Reply To: Qual Game

#198686
 Aarti Mallya
Participant

My breakdown is in having little to no fun. Just doing, trying to do so much more than ever before and having high expectations of myself. Plus I let scarcity and perfectionism take so much of my energy and time. Then I go into my pity party when I’m not doing all the things and try to push harder until I burn out. Even though I have been in more action than ever before it just doesn’t seem to be good enough cause I’m not excelling in all area’s that I want to be and getting the results. So then I feel ashamed, worthless, etc… Now that I think I’ve put enough explication on the negative and shat all over myself let talk about what really matters.

Fun and acknowledgement are the big foundational pieces for me

I see the opportunity to play with my schedule. I know what I value most and what is going to serve now and toward the direction I want to go.
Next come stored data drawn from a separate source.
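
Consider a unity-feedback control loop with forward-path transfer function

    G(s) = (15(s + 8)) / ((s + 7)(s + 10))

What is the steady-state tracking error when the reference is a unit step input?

G(s) has no poles at the origin.
This is a Type 0 system. Kp = lim_{s→0} G(s) = 120/70 = 12/7.
e_ss = 1/(1 + Kp) = 1/(1 + 12/7) = 7/19 ≈ 0.3684.

e_ss = 0.3684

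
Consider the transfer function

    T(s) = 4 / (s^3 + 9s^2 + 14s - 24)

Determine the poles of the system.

The poles are the roots of the denominator s^3 + 9s^2 + 14s - 24 = 0.
Trying s = -4: the polynomial evaluates to 0, so (s + 4) is a factor.
Dividing out leaves s^2 + 5s - 6 = 0.
Factoring the quadratic: (s - 1)(s + 6) = 0.

s = -4, 1, -6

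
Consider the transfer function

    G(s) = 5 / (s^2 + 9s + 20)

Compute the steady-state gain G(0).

G(0) = 1/4 ≈ 0.2500

Set s = 0: G(0) = (5) / (20) = 1/4.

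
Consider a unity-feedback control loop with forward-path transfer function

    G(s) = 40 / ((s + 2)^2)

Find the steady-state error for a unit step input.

G(s) has no poles at the origin.
This is a Type 0 system. Kp = lim_{s→0} G(s) = 40/4 = 10.
e_ss = 1/(1 + Kp) = 1/(1 + 10) = 1/11 ≈ 0.09091.

e_ss = 0.09091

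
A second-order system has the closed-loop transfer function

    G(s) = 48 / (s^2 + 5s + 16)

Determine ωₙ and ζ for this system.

Compare the denominator to the standard form s^2 + 2ζωₙs + ωₙ².
ωₙ² = 16, so ωₙ = 4 rad/s.
2ζωₙ = 5, so ζ = 5/(2·4) = 0.625.

ωₙ = 4 rad/s, ζ = 0.625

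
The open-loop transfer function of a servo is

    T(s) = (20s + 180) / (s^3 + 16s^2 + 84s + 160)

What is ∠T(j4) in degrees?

At s = j4: numerator = 180 + j80, denominator = -96 + j272.
∠T = ∠num − ∠den = 23.962° − (109.44°) = -85.48°.

∠T(j4) ≈ -85.48°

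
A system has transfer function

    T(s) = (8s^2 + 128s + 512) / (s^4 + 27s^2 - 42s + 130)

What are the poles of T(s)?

s = 1 ± 2j, -1 ± 5j

The poles are the roots of the denominator s^4 + 27s^2 - 42s + 130 = 0.
No real roots exist; factor into two real quadratics: (s^2 - 2s + 5)(s^2 + 2s + 26) = 0.
Each quadratic gives a conjugate pair via the quadratic formula.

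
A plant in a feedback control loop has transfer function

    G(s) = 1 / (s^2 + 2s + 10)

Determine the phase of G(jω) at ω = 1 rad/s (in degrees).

∠G(j1) ≈ -12.53°

At s = j1: numerator = 1, denominator = 9 + j2.
∠G = ∠num − ∠den = 0° − (12.529°) = -12.53°.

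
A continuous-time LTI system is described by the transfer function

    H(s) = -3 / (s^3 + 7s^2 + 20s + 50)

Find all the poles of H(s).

s = -1 + 3j, -1 - 3j, -5

The poles are the roots of the denominator s^3 + 7s^2 + 20s + 50 = 0.
Trying s = -5: the polynomial evaluates to 0, so (s + 5) is a factor.
Dividing out leaves s^2 + 2s + 10 = 0.
The quadratic formula then gives s = -1 ± 3j.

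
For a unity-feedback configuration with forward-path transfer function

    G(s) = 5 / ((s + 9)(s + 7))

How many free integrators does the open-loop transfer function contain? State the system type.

Type 0

The denominator has no factor of s at the origin — no free integrator — so this is a Type 0 system.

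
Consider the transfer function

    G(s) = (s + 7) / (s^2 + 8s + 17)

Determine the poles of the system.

The poles are the roots of the denominator s^2 + 8s + 17 = 0.
Using the quadratic formula: s = (-8 ± √(-4))/2 = -4 ± 1j.

s = -4 ± j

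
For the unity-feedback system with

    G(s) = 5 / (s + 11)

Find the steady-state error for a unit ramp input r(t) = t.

G(s) has no poles at the origin.
This is a Type 0 system; Kv = lim_{s→0} s·G(s) = 0, so the steady-state error for a ramp input is infinite.

e_ss = ∞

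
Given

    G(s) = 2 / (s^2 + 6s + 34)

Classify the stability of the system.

The denominator s^2 + 6s + 34 factors as (s^2 + 6s + 34), giving poles at s = -3 ± 5j.
Since all poles lie strictly in the left half-plane, the system is stable.

stable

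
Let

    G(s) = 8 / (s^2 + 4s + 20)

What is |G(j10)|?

|G(j10)| ≈ 0.08944

Substitute s = j10: numerator = 8, denominator = -80 + j40.
|G(j10)| = |8| / |-80 + j40| = 8 / 89.443 ≈ 0.08944.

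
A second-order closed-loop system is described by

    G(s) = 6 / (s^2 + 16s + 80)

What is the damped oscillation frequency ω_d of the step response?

ω_d = 4 rad/s

Comparing s^2 + 16s + 80 to s^2 + 2ζωₙs + ωₙ²: ωₙ = √80 ≈ 8.944 rad/s and ζ = 16/(2·√80) ≈ 0.8944.
ζωₙ = 16/2 = 8, so ω_d = ωₙ√(1−ζ²) = √(ωₙ² − (ζωₙ)²) = √(80 − 8²) = √16 = 4 rad/s.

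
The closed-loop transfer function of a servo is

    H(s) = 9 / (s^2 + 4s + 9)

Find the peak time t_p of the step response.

t_p ≈ 1.405 s

Comparing s^2 + 4s + 9 to s^2 + 2ζωₙs + ωₙ²: ωₙ = 3 rad/s and ζ = 4/(2·3) ≈ 0.6667.
ζωₙ = 4/2 = 2, so ω_d = ωₙ√(1−ζ²) = √(ωₙ² − (ζωₙ)²) = √(9 − 2²) = √5 ≈ 2.236 rad/s.
t_p = π/ω_d = π/2.236 ≈ 1.405 s.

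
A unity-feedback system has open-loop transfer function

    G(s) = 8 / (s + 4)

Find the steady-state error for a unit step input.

G(s) has no poles at the origin.
This is a Type 0 system. Kp = lim_{s→0} G(s) = 8/4 = 2.
e_ss = 1/(1 + Kp) = 1/(1 + 2) = 1/3 ≈ 0.3333.

e_ss = 0.3333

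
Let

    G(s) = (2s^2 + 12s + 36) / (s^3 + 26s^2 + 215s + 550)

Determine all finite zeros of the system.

Set the numerator to zero: 2s^2 + 12s + 36 = 0, i.e. 2·(s^2 + 6s + 18) = 0.
Factoring: (s^2 + 6s + 18) = 0.

s = -3 ± 3j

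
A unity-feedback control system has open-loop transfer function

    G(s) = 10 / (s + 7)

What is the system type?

Type 0

The denominator has no factor of s at the origin — no free integrator — so this is a Type 0 system.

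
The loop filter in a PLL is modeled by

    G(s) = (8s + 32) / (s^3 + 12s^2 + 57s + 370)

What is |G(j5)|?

|G(j5)| ≈ 0.2933

Substitute s = j5: numerator = 32 + j40, denominator = 70 + j160.
|G(j5)| = |32 + j40| / |70 + j160| = 51.225 / 174.64 ≈ 0.2933.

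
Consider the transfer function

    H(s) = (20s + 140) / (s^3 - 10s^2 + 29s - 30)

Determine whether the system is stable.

The denominator s^3 - 10s^2 + 29s - 30 factors as (s - 6)(s^2 - 4s + 5), giving poles at s = 6, 2 + j, 2 - j.
Since the pole(s) at s = 6, 2 ± j lie in the right half-plane, the system is unstable.

unstable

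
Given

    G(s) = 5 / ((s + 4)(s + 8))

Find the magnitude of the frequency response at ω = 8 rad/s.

|G(j8)| ≈ 0.04941

Substitute s = j8: numerator = 5, denominator = -32 + j96.
|G(j8)| = |5| / |-32 + j96| = 5 / 101.19 ≈ 0.04941.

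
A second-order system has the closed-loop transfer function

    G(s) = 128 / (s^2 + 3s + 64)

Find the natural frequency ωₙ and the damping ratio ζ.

ωₙ = 8 rad/s, ζ = 0.1875

Compare the denominator to the standard form s^2 + 2ζωₙs + ωₙ².
ωₙ² = 64, so ωₙ = 8 rad/s.
2ζωₙ = 3, so ζ = 3/(2·8) = 0.1875.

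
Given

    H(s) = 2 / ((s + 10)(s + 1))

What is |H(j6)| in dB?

|H(j6)|_dB ≈ -31.0 dB

Substitute s = j6: numerator = 2, denominator = -26 + j66.
|H(j6)| = |2| / |-26 + j66| = 2 / 70.937 ≈ 0.02819.
In decibels: 20·log₁₀(0.02819) ≈ -31.0 dB.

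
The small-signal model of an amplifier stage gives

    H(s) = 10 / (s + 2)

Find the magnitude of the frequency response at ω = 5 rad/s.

|H(j5)| ≈ 1.857

Substitute s = j5: numerator = 10, denominator = 2 + j5.
|H(j5)| = |10| / |2 + j5| = 10 / 5.3852 ≈ 1.857.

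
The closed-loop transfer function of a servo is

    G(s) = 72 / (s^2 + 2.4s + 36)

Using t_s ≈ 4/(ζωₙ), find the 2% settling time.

Comparing s^2 + 2.4s + 36 to s^2 + 2ζωₙs + ωₙ²: ωₙ = 6 rad/s and ζ = 2.4/(2·6) = 0.2.
ζωₙ = 2.4/2 = 1.2, so t_s ≈ 4/(ζωₙ) = 4/1.2 ≈ 3.333 s.

t_s ≈ 3.333 s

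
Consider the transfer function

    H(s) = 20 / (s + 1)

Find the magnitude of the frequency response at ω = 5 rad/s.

Substitute s = j5: numerator = 20, denominator = 1 + j5.
|H(j5)| = |20| / |1 + j5| = 20 / 5.0990 ≈ 3.922.

|H(j5)| ≈ 3.922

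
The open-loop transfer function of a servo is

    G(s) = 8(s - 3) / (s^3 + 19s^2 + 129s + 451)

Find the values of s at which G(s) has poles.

s = -4 + 5j, -4 - 5j, -11

The poles are the roots of the denominator s^3 + 19s^2 + 129s + 451 = 0.
Trying s = -11: the polynomial evaluates to 0, so (s + 11) is a factor.
Dividing out leaves s^2 + 8s + 41 = 0.
The quadratic formula then gives s = -4 ± 5j.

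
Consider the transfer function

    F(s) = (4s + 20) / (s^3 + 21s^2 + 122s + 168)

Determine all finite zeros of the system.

s = -5

Set the numerator to zero: 4s + 20 = 0, i.e. 4·(s + 5) = 0.
So s = -5.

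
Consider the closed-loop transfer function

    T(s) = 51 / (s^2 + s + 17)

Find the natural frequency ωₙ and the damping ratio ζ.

Compare the denominator to the standard form s^2 + 2ζωₙs + ωₙ².
ωₙ² = 17, so ωₙ = √17 ≈ 4.123 rad/s.
2ζωₙ = 1, so ζ = 1/(2·√17) ≈ 0.1213.

ωₙ ≈ 4.123 rad/s, ζ ≈ 0.1213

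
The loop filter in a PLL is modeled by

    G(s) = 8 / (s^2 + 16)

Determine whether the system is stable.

marginally stable

The denominator s^2 + 16 factors as (s^2 + 16), giving poles at s = 4j, -4j.
Since the simple pole(s) at s = ±4j lie on the jω-axis with none in the right half-plane, the system is marginally stable.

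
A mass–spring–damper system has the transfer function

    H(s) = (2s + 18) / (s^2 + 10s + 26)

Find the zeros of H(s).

Set the numerator to zero: 2s + 18 = 0, i.e. 2·(s + 9) = 0.
So s = -9.

s = -9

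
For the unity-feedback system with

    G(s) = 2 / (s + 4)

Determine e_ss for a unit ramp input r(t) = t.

e_ss = ∞

G(s) has no poles at the origin.
This is a Type 0 system; Kv = lim_{s→0} s·G(s) = 0, so the steady-state error for a ramp input is infinite.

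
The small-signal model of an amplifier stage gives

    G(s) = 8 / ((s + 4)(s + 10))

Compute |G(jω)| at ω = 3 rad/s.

Substitute s = j3: numerator = 8, denominator = 31 + j42.
|G(j3)| = |8| / |31 + j42| = 8 / 52.202 ≈ 0.1533.

|G(j3)| ≈ 0.1533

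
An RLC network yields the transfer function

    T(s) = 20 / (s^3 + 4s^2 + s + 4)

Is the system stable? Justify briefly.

marginally stable

The denominator s^3 + 4s^2 + s + 4 factors as (s^2 + 1)(s + 4), giving poles at s = ±j, -4.
Since the simple pole(s) at s = j, -j lie on the jω-axis with none in the right half-plane, the system is marginally stable.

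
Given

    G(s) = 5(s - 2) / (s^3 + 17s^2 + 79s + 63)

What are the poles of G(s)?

s = -1, -7, -9

The poles are the roots of the denominator s^3 + 17s^2 + 79s + 63 = 0.
Trying s = -1: the polynomial evaluates to 0, so (s + 1) is a factor.
Dividing out leaves s^2 + 16s + 63 = 0.
Factoring the quadratic: (s + 7)(s + 9) = 0.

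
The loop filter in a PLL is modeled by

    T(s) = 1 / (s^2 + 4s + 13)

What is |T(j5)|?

Substitute s = j5: numerator = 1, denominator = -12 + j20.
|T(j5)| = |1| / |-12 + j20| = 1 / 23.324 ≈ 0.04287.

|T(j5)| ≈ 0.04287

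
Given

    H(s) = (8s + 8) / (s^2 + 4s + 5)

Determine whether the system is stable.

stable

The poles can be read from the denominator factors: s = -2 ± j.
Since all poles lie strictly in the left half-plane, the system is stable.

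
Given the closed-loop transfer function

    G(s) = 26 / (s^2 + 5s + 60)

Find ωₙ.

ωₙ ≈ 7.746 rad/s

Compare the denominator to the standard form s^2 + 2ζωₙs + ωₙ².
ωₙ² = 60, so ωₙ = √60 ≈ 7.746 rad/s.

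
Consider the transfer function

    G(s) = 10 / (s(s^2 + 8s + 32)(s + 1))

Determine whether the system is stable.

marginally stable

The poles can be read from the denominator factors: s = 0, -4 ± 4j, -1.
Since the simple pole(s) at s = 0 lie on the jω-axis with none in the right half-plane, the system is marginally stable.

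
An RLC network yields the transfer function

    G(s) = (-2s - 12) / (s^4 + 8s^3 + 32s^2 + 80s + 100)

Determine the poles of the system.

s = -3 + j, -3 - j, -1 + 3j, -1 - 3j

The poles are the roots of the denominator s^4 + 8s^3 + 32s^2 + 80s + 100 = 0.
No real roots exist; factor into two real quadratics: (s^2 + 6s + 10)(s^2 + 2s + 10) = 0.
Each quadratic gives a conjugate pair via the quadratic formula.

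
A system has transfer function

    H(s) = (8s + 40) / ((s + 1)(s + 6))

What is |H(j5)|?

|H(j5)| ≈ 1.420

Substitute s = j5: numerator = 40 + j40, denominator = -19 + j35.
|H(j5)| = |40 + j40| / |-19 + j35| = 56.569 / 39.825 ≈ 1.420.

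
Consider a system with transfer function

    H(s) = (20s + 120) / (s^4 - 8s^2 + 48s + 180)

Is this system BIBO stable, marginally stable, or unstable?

unstable

The denominator s^4 - 8s^2 + 48s + 180 factors as (s^2 + 6s + 10)(s^2 - 6s + 18), giving poles at s = -3 ± j, 3 ± 3j.
Since the pole(s) at s = 3 + 3j, 3 - 3j lie in the right half-plane, the system is unstable.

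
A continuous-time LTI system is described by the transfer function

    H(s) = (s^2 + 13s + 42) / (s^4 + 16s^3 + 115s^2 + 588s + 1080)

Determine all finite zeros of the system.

Set the numerator to zero: s^2 + 13s + 42 = 0.
Factoring: (s + 7)(s + 6) = 0.

s = -7, -6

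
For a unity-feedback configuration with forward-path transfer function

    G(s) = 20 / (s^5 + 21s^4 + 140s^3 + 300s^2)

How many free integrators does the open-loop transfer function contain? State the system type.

Type 2

Factor s from the denominator: s^5 + 21s^4 + 140s^3 + 300s^2 = s^2·(s^3 + 21s^2 + 140s + 300).
There are 2 poles at the origin, so the system is Type 2.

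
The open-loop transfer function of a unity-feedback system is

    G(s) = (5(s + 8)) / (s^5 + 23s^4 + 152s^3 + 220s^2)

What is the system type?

Type 2

The denominator has 2 factors of s at the origin (free integrators), so this is a Type 2 system.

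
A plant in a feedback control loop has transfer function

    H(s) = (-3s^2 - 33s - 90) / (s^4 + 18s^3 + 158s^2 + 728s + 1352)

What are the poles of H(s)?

s = -5 + j, -5 - j, -4 + 6j, -4 - 6j

The poles are the roots of the denominator s^4 + 18s^3 + 158s^2 + 728s + 1352 = 0.
No real roots exist; factor into two real quadratics: (s^2 + 10s + 26)(s^2 + 8s + 52) = 0.
Each quadratic gives a conjugate pair via the quadratic formula.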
Which is most of what I have in my leadership check list I’ve created…Focus First – All serving/structures – 1. Health-Mind, Body, Soul – 2. Fast $-Lyft, odd jobs, other Money 3. Relationships-Fun, Relationships, dates. 4. Business- Coaching and Speaking.

I’m thinking what will be most beneficial for me and my being is list all the things and put a gauge on how much each one fills my cup and drains my cup. I have it that it’s the order and how I’m relating to some of this stuff is killing me. I will these things to my coach.